I was always going to write a follow-up about what I have found out so far (which your post may spur me into doing). I’m still trying to learn the math and algorithms behind it all, including FEM, but as you can imagine this is quite a large field to dive into already - particularly as a layman. Whilst the ultimate goal may be to have a program calculate the perfect fill pattern (based on some specified criteria), the most likely intermediate step is to have a CAD program guide the developer in some way, much as @Chris_Horton suggests (btw, Chris - I would love to hear more about your design process!)

Part of my investigations led to Functional Representation, and this is why I built FREP-CSG [2] mainly because of this paper: “Procedural function-based modelling of volumetric microstructures” [3] particularly pages 8, 12 and 17 which show interesting microstructures.
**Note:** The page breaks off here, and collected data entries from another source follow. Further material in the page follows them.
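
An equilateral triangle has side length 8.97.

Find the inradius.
For an equilateral triangle, r = s/(2√3) where s is the side.
r = 8.97/(2√3) = 8.97/3.464102 = 2.589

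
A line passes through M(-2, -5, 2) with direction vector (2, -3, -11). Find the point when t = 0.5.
P(0.5) = (-2 + 2(0.5), -5 + (-3)(0.5), 2 + (-11)(0.5)) = (-1, -6.5, -3.5)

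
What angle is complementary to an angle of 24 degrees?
Complementary angles sum to 90 degrees.
Other angle = 90 - 24
Other angle = 66 degrees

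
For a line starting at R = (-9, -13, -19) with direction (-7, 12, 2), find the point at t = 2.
P(2) = (-9 + (-7)(2), -13 + 12(2), -19 + 2(2)) = (-23, 11, -15)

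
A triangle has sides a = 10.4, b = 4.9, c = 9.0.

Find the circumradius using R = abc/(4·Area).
s = (a+b+c)/2 = 12.15
Area = √(s(s-a)(s-b)(s-c)) = √(12.15·1.75·7.25·3.15) = 22.0359
R = abc/(4·Area) = (10.4·4.9·9.0)/(4·22.0359) = 458.64/88.1436 = 5.203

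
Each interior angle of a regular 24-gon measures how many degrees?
Interior angle of a regular n-gon = (n-2)*180/n
Interior angle = (24-2)*180/24
Interior angle = 22*180/24
Interior angle = 3960/24
Interior angle = 165 degrees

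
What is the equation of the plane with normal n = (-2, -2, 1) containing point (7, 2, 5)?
d = n·P = (-2)(7) + (-2)(2) + (1)(5) = -13
Plane: -2x - 2y + z = -13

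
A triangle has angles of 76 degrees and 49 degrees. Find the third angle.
Sum of angles in a triangle = 180 degrees
Third angle = 180 - 76 - 49
Third angle = 55 degrees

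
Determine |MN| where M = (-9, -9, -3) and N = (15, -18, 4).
d = √[(24)² + (-9)² + (7)²] = √706 = 26.57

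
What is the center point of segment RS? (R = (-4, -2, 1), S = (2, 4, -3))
Midpoint = ((-4+2)/2, (-2+4)/2, (1-3)/2) = (-1, 1, -1)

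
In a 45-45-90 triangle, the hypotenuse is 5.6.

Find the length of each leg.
In a 45-45-90 triangle, hypotenuse = leg·√2  →  leg = hypotenuse/√2
leg = 5.6/√2 = 3.96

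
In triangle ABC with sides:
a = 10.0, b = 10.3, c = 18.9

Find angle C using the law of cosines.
cos(C) = (a² + b² - c²)/(2ab)
cos(C) = (10.0² + 10.3² - 18.9²)/(2·10.0·10.3) = -151.12/206 = -0.733592
C = arccos(-0.733592) = 137.2°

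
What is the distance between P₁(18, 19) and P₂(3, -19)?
Using the distance formula: d = sqrt((x₂-x₁)² + (y₂-y₁)²)
dx = 3 - 18 = -15
dy = (-19) - 19 = -38
d = sqrt((-15)² + (-38)²) = sqrt(225 + 1444) = sqrt(1669) = 40.85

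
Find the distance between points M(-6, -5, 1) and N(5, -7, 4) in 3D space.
d = √[(11)² + (-2)² + (3)²] = √134 = 11.58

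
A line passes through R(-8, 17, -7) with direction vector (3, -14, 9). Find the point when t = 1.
P(1) = (-8 + 3(1), 17 + (-14)(1), -7 + 9(1)) = (-5, 3, 2)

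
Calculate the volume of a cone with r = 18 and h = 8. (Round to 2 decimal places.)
Volume = (1/3) * pi * r² * h
Volume = (1/3) * pi * 18² * 8
Volume = (1/3) * pi * 324 * 8
Volume = (1/3) * pi * 2592
Volume = 2714.34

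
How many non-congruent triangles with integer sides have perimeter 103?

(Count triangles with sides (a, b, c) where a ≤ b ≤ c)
With a ≤ b ≤ c and a + b + c = 103, the triangle inequality a + b > c gives c < 103/2, so c ≤ 51.
Iterate a from 1 to ⌊p/3⌋ = 34; for each a, b ranges from a to ⌊(p−a)/2⌋ with c = p − a − b, keeping only c ≥ b.
Triples: (1, 51, 51), (2, 50, 51), (3, 49, 51), …
Count = 234 triangles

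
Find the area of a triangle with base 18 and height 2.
Area = (1/2) * base * height
Area = (1/2) * 18 * 2
Area = 18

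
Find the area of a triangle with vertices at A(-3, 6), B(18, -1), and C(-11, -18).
Using the coordinate formula: Area = (1/2)|x₁(y₂-y₃) + x₂(y₃-y₁) + x₃(y₁-y₂)|
Area = (1/2)|(-3)((-1)-(-18)) + 18((-18)-6) + (-11)(6-(-1))|
Area = (1/2)|(-3)*17 + 18*(-24) + (-11)*7|
Area = (1/2)|(-51) + (-432) + (-77)|
Area = (1/2)*560 = 280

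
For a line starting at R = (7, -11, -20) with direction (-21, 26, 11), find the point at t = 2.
P(2) = (7 + (-21)(2), -11 + 26(2), -20 + 11(2)) = (-35, 41, 2)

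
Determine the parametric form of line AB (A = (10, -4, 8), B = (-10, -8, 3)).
Direction vector d = B - A = (-20, -4, -5)
x = 10 - 20t, y = -4 - 4t, z = 8 - 5t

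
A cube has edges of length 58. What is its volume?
Volume = s³
Volume = 58³
Volume = 195112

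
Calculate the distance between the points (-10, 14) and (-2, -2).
Using the distance formula: d = sqrt((x₂-x₁)² + (y₂-y₁)²)
dx = (-2) - (-10) = 8
dy = (-2) - 14 = -16
d = sqrt(8² + (-16)²) = sqrt(64 + 256) = sqrt(320) = 17.89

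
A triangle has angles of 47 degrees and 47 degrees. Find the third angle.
Sum of angles in a triangle = 180 degrees
Third angle = 180 - 47 - 47
Third angle = 86 degrees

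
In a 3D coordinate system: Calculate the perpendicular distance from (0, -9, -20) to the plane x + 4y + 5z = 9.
d = |1(0) + 4(-9) + 5(-20) - (9)| / √(1² + 4² + 5²) = 145/√42 = 22.37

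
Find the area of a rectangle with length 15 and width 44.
Area = length * width
Area = 15 * 44
Area = 660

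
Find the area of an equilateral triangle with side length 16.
Area = (sqrt(3)/4) * s²
Area = (sqrt(3)/4) * 16²
Area = (sqrt(3)/4) * 256
Area = 110.85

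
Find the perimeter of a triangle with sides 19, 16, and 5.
Perimeter = sum of all sides
Perimeter = 19 + 16 + 5
Perimeter = 40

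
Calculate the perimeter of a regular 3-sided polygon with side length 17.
Perimeter = number of sides * side length
Perimeter = 3 * 17
Perimeter = 51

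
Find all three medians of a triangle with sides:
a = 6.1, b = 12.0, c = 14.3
Using m_x = ½√(2y² + 2z² - x²):
m_a = ½√(2·12.0² + 2·14.3² - 6.1²) = ½√659.77 = 12.84
m_b = ½√(2·6.1² + 2·14.3² - 12.0²) = ½√339.4 = 9.211
m_c = ½√(2·6.1² + 2·12.0² - 14.3²) = ½√157.93 = 6.284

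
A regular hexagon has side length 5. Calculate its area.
For a regular 6-gon with side length s = 5:
Apothem a = s / (2*tan(pi/6)) = 5 / (2*tan(pi/6)) ≈ 4.3301
Perimeter P = 6 * 5 = 30
Area = (1/2) * P * a = (1/2) * 30 * 4.3301 = 64.95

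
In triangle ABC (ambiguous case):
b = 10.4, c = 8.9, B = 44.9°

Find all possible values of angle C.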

I had some success, for example this script [4] would generate this example model [5]

Netfabb’s Selective Space Structures [6] also look interesting, but as it’s closed source there’s not much to glean from it.

It’s worth mentioning that the slicers are getting smarter, for example Slic3r 0.9.9. has the option to only create infill where it thinks it is needed.

Definitely a space I would love to explore further as I think there is huge potential and it will only get bigger as 3D printing progresses.


@Chris_Horton that is a good aproach for the current state of tech, it does require quite a bit of beforehand knowledge of the various slicers “tricks and limitations” does it not ?

@Gary_Hodgson wow, fantastic insights and information (as usual from you :slight_smile:
Gosh I just remember reading your article and trying out frep-csg way back ! (except I did not know it was you :slight_smile:
Yeah FEM seems way out of my league, but the scientific articles on it are extensive to say the least!

The “organic” like infill patterns you mention also remind me of the possibilities of using voronoi (or similar ) like patterns, with variable, localized “tessellation” .

Thanks a lot for the very interesting links, will take a while to read through those :slight_smile:
And yeah, this is definetly an area with huge potential and importance for the future of 3d printing (it seems like there is an article about the limitations of design software for 3d printing every other day!)

Ha, just wanted to mention @Gary_Hodgson 's awesome old-school blog post ( Too late :wink:

@Mark_Moissette_ckaos , I find it’s mostly knowing the wall widths and the difference in flexibility between printing the part on its side vs face-up. A “C” shape will be more flexible when printed on its side, for example. But yes, the slicers do weird things sometimes. At least openscad makes trial and error less painful because you can use a variable to specify internal wall width. I’m usually trying to get one or two perimeters in my internal walls.